A final glance back at her husband. He didn’t even notice when she shut the door. “Why not?”
She grabbed one and popped it in her mouth. Cricket did the same, her grin widening.
“Let’s go ghost hunting.”
* * *
Fifteen minutes later as they made their way down the rocky path in robes and flip-flops, the pleasant effects of the gummy not yet taking hold, the errand seemed less fun and more irresponsible. Not to mention scary.
“I don’t feel anything, do you?” asked Hannah. She hadn’t been high since—when? She couldn’t even remember. College maybe? Maybe she’d forgotten how it felt. Or maybe her mom brain wouldn’t allow it. Like, it just wouldn’t take or something.
“It takes a while,” said Cricket, looping a strong arm through Hannah’s. “It said in the article that Mandy was planning to leave him. Her parents—they were waiting for her and the kids.”
Hannah had read the same, imagining those poor people waiting and waiting for their daughter, their grandchildren who never came home.
“The medical examiner deduced that he killed Mandy first,” Hannah said. “Her husband strangled her. The little boy was found in his bed. But the little girl must have run. He chased her down to the lake.”
“Maybe on this path,” said Cricket, looking around them.
It was depraved, wasn’t it? Like those people who listened to endless crime podcasts, sifting through the details of cold cases, all the different ways people can torture and kill each other. In the listening, in the examining, things seem like fiction, stories told to explain, to frighten, to excite. But these stories were real—a mother and her children had died in pain and terror, their deeply disturbed killer, a person charged with caring for them, then taking his own life.
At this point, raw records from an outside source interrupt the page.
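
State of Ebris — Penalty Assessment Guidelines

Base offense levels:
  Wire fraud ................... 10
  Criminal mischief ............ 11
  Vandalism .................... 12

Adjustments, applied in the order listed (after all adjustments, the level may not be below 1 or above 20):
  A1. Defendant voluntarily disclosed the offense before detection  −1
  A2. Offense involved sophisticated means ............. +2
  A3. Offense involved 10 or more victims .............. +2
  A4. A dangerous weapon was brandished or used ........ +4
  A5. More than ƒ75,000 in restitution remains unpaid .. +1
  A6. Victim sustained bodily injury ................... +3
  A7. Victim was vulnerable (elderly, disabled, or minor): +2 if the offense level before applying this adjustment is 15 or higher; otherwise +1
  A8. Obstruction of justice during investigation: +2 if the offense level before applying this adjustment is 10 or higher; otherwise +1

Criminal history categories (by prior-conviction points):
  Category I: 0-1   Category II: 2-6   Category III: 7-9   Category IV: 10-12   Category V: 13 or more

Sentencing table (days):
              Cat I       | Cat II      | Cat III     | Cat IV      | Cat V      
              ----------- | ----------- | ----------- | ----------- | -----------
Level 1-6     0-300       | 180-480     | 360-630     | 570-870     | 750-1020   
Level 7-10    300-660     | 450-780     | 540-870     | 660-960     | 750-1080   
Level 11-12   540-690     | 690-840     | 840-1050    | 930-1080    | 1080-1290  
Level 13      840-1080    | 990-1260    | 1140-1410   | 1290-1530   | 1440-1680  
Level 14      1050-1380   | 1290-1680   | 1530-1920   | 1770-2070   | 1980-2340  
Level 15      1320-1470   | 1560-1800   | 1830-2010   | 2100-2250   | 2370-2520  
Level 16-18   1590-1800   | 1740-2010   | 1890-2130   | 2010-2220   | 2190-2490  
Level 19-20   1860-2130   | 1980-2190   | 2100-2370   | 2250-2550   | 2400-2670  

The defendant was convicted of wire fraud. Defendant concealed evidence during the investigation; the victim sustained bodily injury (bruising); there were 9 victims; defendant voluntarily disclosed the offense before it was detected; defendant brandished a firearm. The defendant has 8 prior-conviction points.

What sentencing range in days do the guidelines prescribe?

1890-2130 days

Base offense level for wire fraud: 10.
A1 applies: 10 − 1 = 9.
A2 does not apply.
A3 does not apply.
A4 applies: 9 + 4 = 13.
A6 applies: 13 + 3 = 16.
A7 does not apply.
A8 applies (level before this adjustment is 16 ≥ 10, so +2): 16 + 2 = 18.
Final offense level: 18.
Criminal history: 8 prior points → Category III (7-9).
Level 18 falls in the 16-18 band.
Grid: Level 16-18 × Category III = 1890-2130 days.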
So much pain. There was so much pain in the world. Hannah clung to Cricket and the woods seemed dark. Hannah felt small.
“I don’t think it’s much farther.”
Behind them, Hannah could see the porch lights glowing. Above them the stars wild and violent in the velveteen black of the sky. The Big Dipper. Ursa Minor. Orion’s Belt. Mars glowed red. Venus blinked, always the brightest star in the sky.
One Christmas, her father gave her a huge telescope. Mickey and Sophia had no interest in the night sky. But Hannah and her father spent so many late evenings out on the porch with the big device, and piles of books. This was before all the apps that you could hold up to the sky now, that revealed all the galactic secrets. Before, you had to do your research. They spent hours searching, discovering, naming, watching for meteor showers or other astronomical events.
“We’re so small, tiny,” Leo said one night. It was late. Mickey was out, and Sophia was inside watching television. She had her dad all to herself. “We’re ants. Not even.”
He said it softly, with a kind of wonder. Hannah knew she was small. The youngest in the family, the quietest with the easiest personality. But not him. Not her dad. He was strength, security. He had all the answers, the bear hugs that banished monsters, piggyback rides forever. He was huge.
“You’re not tiny, Dad.”
He looked over at her, then pulled her into the crook of his arm, pressed her to him tight.
“It’s okay,” he said. “Look out there. All those points of light. Massive explosions, light-years away. That’s where we all came from, all of us. There’s stardust in our bones.”
The telescope was at Hannah and Bruce’s house now. She couldn’t wait to share it with Gigi.
There. A shooting star. She made a wish. Her everyday wish. May all people be happy, safe, and free.
That’s where we all came from, all of us.
The Origins test.
It was another hum in her subconscious.